A few days later I visited Duffy in his dug-out: he was now a company stretcher-bearer.

There were good dug-outs in some parts of the Cambrin trenches which had been made by the French when they occupied this part of the line. Some were down twelve or fifteen feet in the earth and some had two outlets. Duffy’s dug-out only had one outlet: he always kept a supply of dry and wet wood and even with a dry-wood fire burning in the bottom of the dug-out a man would have to go through a strong smoke barrage before he reached the bottom, but the men sitting around the fire-bucket on the ground were quite free from the smoke which would be above their heads and going up the outlet.

When any unwelcome visitor attempted to come down the dug-out, wet wood was put on the fire and before he had come two or three steps he would be very nearly suffocated and would generally retire cursing, coughing and wiping his eyes.

I found Duffy making a brew of tea and the Young Soldier was laying on his back reading aloud a newspaper to the Old Soldier and him.
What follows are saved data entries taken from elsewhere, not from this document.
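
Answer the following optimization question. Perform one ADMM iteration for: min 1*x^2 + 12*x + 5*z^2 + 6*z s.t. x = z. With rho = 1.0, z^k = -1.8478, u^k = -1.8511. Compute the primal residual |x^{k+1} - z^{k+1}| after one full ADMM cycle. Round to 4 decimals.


ADMM iteration with rho = 1.0, z^k = -1.8478, u^k = -1.8511
Step 1: x-update.
Minimize 1*x^2 + 12*x + (1.0/2)*(x + 1.8478 - 1.8511)^2
FOC: (2*1 + 1.0)*x = -12 + 1.0*(-1.8478 + 1.8511)
x^{k+1} = -3.9989
Step 2: z-update.
Minimize 5*z^2 + 6*z + (1.0/2)*(-3.9989 - z - 1.8511)^2
FOC: (2*5 + 1.0)*z = -6 + 1.0*(-3.9989 - 1.8511)
z^{k+1} = -1.0773
Step 3: u-update.
u^{k+1} = -1.8511 - 3.9989 + 1.0773 = -4.7727
Step 4: Primal residual = |-3.9989 + 1.0773| = 2.9216


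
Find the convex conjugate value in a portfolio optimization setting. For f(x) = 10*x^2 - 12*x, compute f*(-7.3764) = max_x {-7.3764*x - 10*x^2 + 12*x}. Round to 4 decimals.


f*(y) = sup_x {y*x - a*x^2 - b*x} = sup_x {(y-b)*x - a*x^2}
FOC: (y - b) - 2a*x = 0 => x* = (y - b)/(2a)
x* = (-7.3764 + 12)/(2*10) = 0.2312
f*(-7.3764) = (y-b)^2/(4a) = (-7.3764 + 12)^2/(4*10)
= 21.3777/40 = 0.5344


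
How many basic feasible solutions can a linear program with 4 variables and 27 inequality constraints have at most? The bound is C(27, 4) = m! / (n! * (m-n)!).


Each vertex corresponds to some choice of n active constraints out of m, so the number of vertices is at most C(m, n) = m! / (n!(m-n)!).
m = 27, n = 4
Numerator: 27 * 26 * 25 * 24
Denominator: 4! = 24
C(27, 4) = 17550


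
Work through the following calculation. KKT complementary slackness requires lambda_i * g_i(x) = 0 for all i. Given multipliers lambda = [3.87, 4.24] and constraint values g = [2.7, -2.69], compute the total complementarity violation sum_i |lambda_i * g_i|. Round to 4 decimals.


KKT complementary slackness check:
lambda_1 * g_1 = 3.87 * 2.7 = 10.449
lambda_2 * g_2 = 4.24 * -2.69 = -11.4056
Total violation = 10.449 + 11.4056 = 21.8546


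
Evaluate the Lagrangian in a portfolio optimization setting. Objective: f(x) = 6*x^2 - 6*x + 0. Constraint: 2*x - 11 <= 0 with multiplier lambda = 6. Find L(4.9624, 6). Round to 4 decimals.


Step 1: Evaluate f(x).
f(4.9624) = 6*4.9624^2 - 6*4.9624 + 0 = 117.9781
Step 2: Evaluate g(x).
g(4.9624) = 2*4.9624 - 11 = -1.0752
Step 3: Compute Lagrangian.
L = 117.9781 + 6*-1.0752 = 111.5269


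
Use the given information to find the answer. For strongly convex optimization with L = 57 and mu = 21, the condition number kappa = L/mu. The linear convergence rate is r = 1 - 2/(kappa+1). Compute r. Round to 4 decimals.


Step 1: Compute the condition number.
kappa = L/mu = 57/21 = 2.7143
Step 2: Compute the convergence rate.
r = 1 - 2/(kappa + 1) = 1 - 2*mu/(L + mu) = (L - mu)/(L + mu) = 36/78 = 0.4615


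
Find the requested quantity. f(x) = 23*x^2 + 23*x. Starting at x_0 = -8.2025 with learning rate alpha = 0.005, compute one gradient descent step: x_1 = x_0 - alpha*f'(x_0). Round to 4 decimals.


We compute the gradient at x_0 and apply the update.
f'(x) = 46*x + 23
f'(-8.2025) = 46*-8.2025 + 23 = -354.315
x_1 = -8.2025 - 0.005*-354.315 = -6.4309


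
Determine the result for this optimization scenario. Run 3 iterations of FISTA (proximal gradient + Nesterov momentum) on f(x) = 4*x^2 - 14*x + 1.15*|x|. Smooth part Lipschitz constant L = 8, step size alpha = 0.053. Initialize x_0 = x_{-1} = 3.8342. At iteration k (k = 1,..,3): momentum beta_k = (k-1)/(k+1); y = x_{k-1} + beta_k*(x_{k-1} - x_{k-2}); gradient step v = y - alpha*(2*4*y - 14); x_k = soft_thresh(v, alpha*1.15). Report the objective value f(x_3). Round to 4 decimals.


FISTA on f(x) = 4*x^2 - 14*x + 1.15*|x|
L = 8, alpha = 0.053
Iteration 1: beta = 0.0, y = 3.8342 + 0.0*(3.8342 - 3.8342) = 3.8342
  grad(y) = 16.6736, v = y - alpha*grad = 2.9505
  prox(v) = soft_thresh(2.9505, 0.061) = 2.8895
Iteration 2: beta = 0.3333, y = 2.8895 + 0.3333*(2.8895 - 3.8342) = 2.5747
  grad(y) = 6.5973, v = y - alpha*grad = 2.225
  prox(v) = soft_thresh(2.225, 0.061) = 2.1641
Iteration 3: beta = 0.5, y = 2.1641 + 0.5*(2.1641 - 2.8895) = 1.8013
  grad(y) = 0.4105, v = y - alpha*grad = 1.7796
  prox(v) = soft_thresh(1.7796, 0.061) = 1.7186
f(x_3) = 4*1.7186^2 - 14*1.7186 + 1.15*|1.7186| = -10.2697


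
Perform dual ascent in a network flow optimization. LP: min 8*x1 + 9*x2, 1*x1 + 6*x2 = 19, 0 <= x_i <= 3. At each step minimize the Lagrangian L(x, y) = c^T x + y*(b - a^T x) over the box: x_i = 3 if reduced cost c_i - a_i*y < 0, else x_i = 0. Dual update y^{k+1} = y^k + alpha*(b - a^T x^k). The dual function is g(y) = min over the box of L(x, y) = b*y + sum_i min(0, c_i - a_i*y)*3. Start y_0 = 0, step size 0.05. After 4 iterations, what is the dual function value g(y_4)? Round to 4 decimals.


Dual ascent for LP: min 8*x1 + 9*x2, 1*x1 + 6*x2 = 19, 0 <= x_i <= 3
Step 1: y^k = 0.0, reduced costs: (8.0, 9.0)
  x^k = (0.0, 0.0), subgradient = b - a^T x = 19.0
  y^{k+1} = 0.0 + 0.05*19.0 = 0.95
Step 2: y^k = 0.95, reduced costs: (7.05, 3.3)
  x^k = (0.0, 0.0), subgradient = b - a^T x = 19.0
  y^{k+1} = 0.95 + 0.05*19.0 = 1.9
Step 3: y^k = 1.9, reduced costs: (6.1, -2.4)
  x^k = (0.0, 3.0), subgradient = b - a^T x = 1.0
  y^{k+1} = 1.9 + 0.05*1.0 = 1.95
Step 4: y^k = 1.95, reduced costs: (6.05, -2.7)
  x^k = (0.0, 3.0), subgradient = b - a^T x = 1.0
  y^{k+1} = 1.95 + 0.05*1.0 = 2.0
Dual objective at y_4 = 2.0: reduced costs (6.0, -3.0), box minimizer x = (0.0, 3.0)
g(y_4) = b*y + (c1 - a1*y)*x1 + (c2 - a2*y)*x2 = 19*2.0 + 6.0*0.0 + (-3.0)*3.0 = 38.0 + 0.0 - 9.0 = 29.0


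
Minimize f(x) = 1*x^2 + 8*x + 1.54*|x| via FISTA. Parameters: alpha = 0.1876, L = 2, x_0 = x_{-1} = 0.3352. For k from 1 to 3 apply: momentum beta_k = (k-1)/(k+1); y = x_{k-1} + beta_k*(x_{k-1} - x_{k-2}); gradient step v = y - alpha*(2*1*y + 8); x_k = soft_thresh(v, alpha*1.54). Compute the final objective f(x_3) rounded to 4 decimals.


FISTA on f(x) = 1*x^2 + 8*x + 1.54*|x|
L = 2, alpha = 0.1876
Iteration 1: beta = 0.0, y = 0.3352 + 0.0*(0.3352 - 0.3352) = 0.3352
  grad(y) = 8.6704, v = y - alpha*grad = -1.2914
  prox(v) = soft_thresh(-1.2914, 0.2889) = -1.0025
Iteration 2: beta = 0.3333, y = -1.0025 + 0.3333*(-1.0025 - 0.3352) = -1.4484
  grad(y) = 5.1033, v = y - alpha*grad = -2.4057
  prox(v) = soft_thresh(-2.4057, 0.2889) = -2.1168
Iteration 3: beta = 0.5, y = -2.1168 + 0.5*(-2.1168 + 1.0025) = -2.674
  grad(y) = 2.652, v = y - alpha*grad = -3.1715
  prox(v) = soft_thresh(-3.1715, 0.2889) = -2.8826
f(x_3) = 1*(-2.8826)^2 + 8*(-2.8826) + 1.54*|-2.8826| = -10.3122


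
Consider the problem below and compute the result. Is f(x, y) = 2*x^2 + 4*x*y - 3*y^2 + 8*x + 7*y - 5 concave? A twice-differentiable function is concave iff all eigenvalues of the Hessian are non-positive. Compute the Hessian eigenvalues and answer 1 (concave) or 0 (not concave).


The Hessian of f(x,y) = 2*x^2 + 4*x*y - 3*y^2 + 8*x + 7*y - 5 is:
H = [[4, 4], [4, -6]]
Trace = 4 - 6 = -2
Determinant = 4*-6 - (4)^2 = -40
Discriminant = (-2)^2 - 4*-40 = 164.0
Eigenvalues: lambda_1 = -7.4031, lambda_2 = 5.4031
The function is not concave.

0


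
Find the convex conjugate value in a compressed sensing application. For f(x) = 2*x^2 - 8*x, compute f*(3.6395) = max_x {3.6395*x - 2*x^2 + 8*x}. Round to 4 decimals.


f*(y) = sup_x {y*x - a*x^2 - b*x} = sup_x {(y-b)*x - a*x^2}
FOC: (y - b) - 2a*x = 0 => x* = (y - b)/(2a)
x* = (3.6395 + 8)/(2*2) = 2.9099
f*(3.6395) = (y-b)^2/(4a) = (3.6395 + 8)^2/(4*2)
= 135.478/8 = 16.9347


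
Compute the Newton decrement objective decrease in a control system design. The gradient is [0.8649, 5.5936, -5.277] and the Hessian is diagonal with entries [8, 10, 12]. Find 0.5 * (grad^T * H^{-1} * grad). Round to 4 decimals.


Step 1: H is diagonal, so H^(-1) * g = [0.1081, 0.5594, -0.4398].
Step 2: g^T H^(-1) g = sum_i g_i^2 / H_ii
  = (0.8649)^2/8 + (5.5936)^2/10 + (-5.277)^2/12
  = 0.0935 + 3.1288 + 2.3206 = 5.5429
Step 3: Objective decrease = 0.5 * g^T H^(-1) g = 2.7715


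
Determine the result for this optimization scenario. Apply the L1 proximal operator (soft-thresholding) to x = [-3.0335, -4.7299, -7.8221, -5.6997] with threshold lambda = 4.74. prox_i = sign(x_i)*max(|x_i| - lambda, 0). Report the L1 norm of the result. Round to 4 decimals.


Soft-thresholding with lambda = 4.74:
prox(-3.0335) = sign(-3.0335)*max(|-3.0335| - 4.74, 0) = 0.0
prox(-4.7299) = sign(-4.7299)*max(|-4.7299| - 4.74, 0) = 0.0
prox(-7.8221) = sign(-7.8221)*max(|-7.8221| - 4.74, 0) = -3.0821
prox(-5.6997) = sign(-5.6997)*max(|-5.6997| - 4.74, 0) = -0.9597
prox(x) = [0.0, 0.0, -3.0821, -0.9597]
||prox(x)||_1 = 0.0 + 0.0 + 3.0821 + 0.9597 = 4.0418


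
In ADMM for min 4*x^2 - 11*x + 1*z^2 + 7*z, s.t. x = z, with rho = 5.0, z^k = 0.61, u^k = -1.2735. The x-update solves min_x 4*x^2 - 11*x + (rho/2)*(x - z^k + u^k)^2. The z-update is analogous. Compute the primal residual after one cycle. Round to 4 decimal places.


ADMM iteration with rho = 5.0, z^k = 0.61, u^k = -1.2735
Step 1: x-update.
Minimize 4*x^2 - 11*x + (5.0/2)*(x - 0.61 - 1.2735)^2
FOC: (2*4 + 5.0)*x = 11 + 5.0*(0.61 + 1.2735)
x^{k+1} = 1.5706
Step 2: z-update.
Minimize 1*z^2 + 7*z + (5.0/2)*(1.5706 - z - 1.2735)^2
FOC: (2*1 + 5.0)*z = -7 + 5.0*(1.5706 - 1.2735)
z^{k+1} = -0.7878
Step 3: u-update.
u^{k+1} = -1.2735 + 1.5706 + 0.7878 = 1.0849
Step 4: Primal residual = |1.5706 + 0.7878| = 2.3584


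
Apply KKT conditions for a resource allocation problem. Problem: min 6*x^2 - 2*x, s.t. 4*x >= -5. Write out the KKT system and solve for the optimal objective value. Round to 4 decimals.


Step 1: Try lambda = 0 (constraint inactive).
Stationarity: 2*6*x - 2 = 0
x* = 2/(2*6) = 1/6 = 0.1667 (rounded; the exact value 1/6 is used below)
Check constraint: 4*0.1667 = 0.6668 >= -5 -- satisfied.
Step 2: Compute optimal value.
f(x*) = 6*(1/6)^2 - 2*(1/6) = -0.1667


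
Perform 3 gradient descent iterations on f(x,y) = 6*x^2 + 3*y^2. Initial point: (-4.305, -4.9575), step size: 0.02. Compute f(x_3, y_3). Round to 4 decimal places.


Gradient descent on f(x,y) = 6*x^2 + 3*y^2.
Starting point: (-4.305, -4.9575), alpha = 0.02
Step 1: grad_x = 2*6*-4.305 = -51.66, grad_y = 2*3*-4.9575 = -29.745
  x_1 = -4.305 - 0.02*-51.66 = -3.2718
  y_1 = -4.9575 - 0.02*-29.745 = -4.3626
Step 2: grad_x = 2*6*-3.2718 = -39.2616, grad_y = 2*3*-4.3626 = -26.1756
  x_2 = -3.2718 - 0.02*-39.2616 = -2.4866
  y_2 = -4.3626 - 0.02*-26.1756 = -3.8391
Step 3: grad_x = 2*6*-2.4866 = -29.8388, grad_y = 2*3*-3.8391 = -23.0345
  x_3 = -2.4866 - 0.02*-29.8388 = -1.8898
  y_3 = -3.8391 - 0.02*-23.0345 = -3.3784
f(-1.8898, -3.3784) = 6*(-1.8898)^2 + 3*(-3.3784)^2 = 55.6686


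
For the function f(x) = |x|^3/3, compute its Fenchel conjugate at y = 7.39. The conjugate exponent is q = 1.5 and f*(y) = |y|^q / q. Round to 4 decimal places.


The conjugate exponent q satisfies 1/p + 1/q = 1.
p = 3, so q = 3/(3 - 1) = 1.5
|y|^q = 7.39^1.5 = 20.0894
f*(7.39) = 20.0894 / 1.5 = 13.3929


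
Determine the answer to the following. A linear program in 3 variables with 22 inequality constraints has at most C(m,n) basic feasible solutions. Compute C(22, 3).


Each vertex corresponds to some choice of n active constraints out of m, so the number of vertices is at most C(m, n) = m! / (n!(m-n)!).
m = 22, n = 3
Numerator: 22 * 21 * 20
Denominator: 3! = 6
C(22, 3) = 1540


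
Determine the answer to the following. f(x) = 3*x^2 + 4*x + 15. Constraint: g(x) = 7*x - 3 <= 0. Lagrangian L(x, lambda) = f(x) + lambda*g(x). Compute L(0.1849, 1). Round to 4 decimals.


Step 1: Evaluate f(x).
f(0.1849) = 3*0.1849^2 + 4*0.1849 + 15 = 15.8422
Step 2: Evaluate g(x).
g(0.1849) = 7*0.1849 - 3 = -1.7057
Step 3: Compute Lagrangian.
L = 15.8422 + 1*-1.7057 = 14.1365


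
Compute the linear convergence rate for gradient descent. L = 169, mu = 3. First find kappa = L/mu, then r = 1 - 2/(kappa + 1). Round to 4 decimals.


Step 1: Compute the condition number.
kappa = L/mu = 169/3 = 56.3333
Step 2: Compute the convergence rate.
r = 1 - 2/(kappa + 1) = 1 - 2*mu/(L + mu) = (L - mu)/(L + mu) = 166/172 = 0.9651


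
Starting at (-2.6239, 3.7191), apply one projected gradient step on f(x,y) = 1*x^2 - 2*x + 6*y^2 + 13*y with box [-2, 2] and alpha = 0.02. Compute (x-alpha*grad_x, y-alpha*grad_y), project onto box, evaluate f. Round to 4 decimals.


Step 1: Compute gradient at (-2.6239, 3.7191).
grad_x = 2*1*-2.6239 - 2 = -7.2478
grad_y = 2*6*3.7191 + 13 = 57.6292
Step 2: Gradient step.
x_raw = -2.6239 - 0.02*-7.2478 = -2.4789
y_raw = 3.7191 - 0.02*57.6292 = 2.5665
Step 3: Project onto [-2, 2].
x_proj = clip(-2.4789) = -2.0
y_proj = clip(2.5665) = 2.0
Step 4: Evaluate f.
f(-2.0, 2.0) = 58.0


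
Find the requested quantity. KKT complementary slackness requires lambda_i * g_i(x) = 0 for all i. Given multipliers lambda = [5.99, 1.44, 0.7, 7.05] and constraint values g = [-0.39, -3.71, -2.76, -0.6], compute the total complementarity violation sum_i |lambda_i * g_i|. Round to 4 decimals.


KKT complementary slackness check:
lambda_1 * g_1 = 5.99 * -0.39 = -2.3361
lambda_2 * g_2 = 1.44 * -3.71 = -5.3424
lambda_3 * g_3 = 0.7 * -2.76 = -1.932
lambda_4 * g_4 = 7.05 * -0.6 = -4.23
Total violation = 2.3361 + 5.3424 + 1.932 + 4.23 = 13.8405


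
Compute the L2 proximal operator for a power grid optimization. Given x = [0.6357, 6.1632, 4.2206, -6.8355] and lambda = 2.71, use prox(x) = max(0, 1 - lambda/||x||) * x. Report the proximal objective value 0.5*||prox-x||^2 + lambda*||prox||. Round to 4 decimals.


Step 1: Compute ||x||.
||x|| = 10.1453
Step 2: Compute scaling factor.
scale = max(0, 1 - 2.71/10.1453) = 0.7329
Step 3: prox(x) = [0.4659, 4.5169, 3.0932, -5.0096]
||prox(x)|| = 7.4353
Step 4: Proximal objective.
0.5*||prox-x||^2 = 3.6721
lambda*||prox|| = 20.1497
Total = 23.8217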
French newsboys used to come up, even under shell fire, from Bethune to the mouth of the communicat­ion trenches in this sector, selling English newspapers.

The Young Soldier was reading out an account of the attack on the 25th which had been written by a well-known war correspond­ent who had been donkey’s miles behind the front line at the time: how the troops had gone over the top laughing and joking as if they had been on a joy-ride back in Old England. The tea was made and with a drop of rum to go in it we gave full vent to our feelings: if that well-known war correspond­ent whose dispatches were read by millions in England had been in that dug-out he would have heard something about himself that would have surprised him.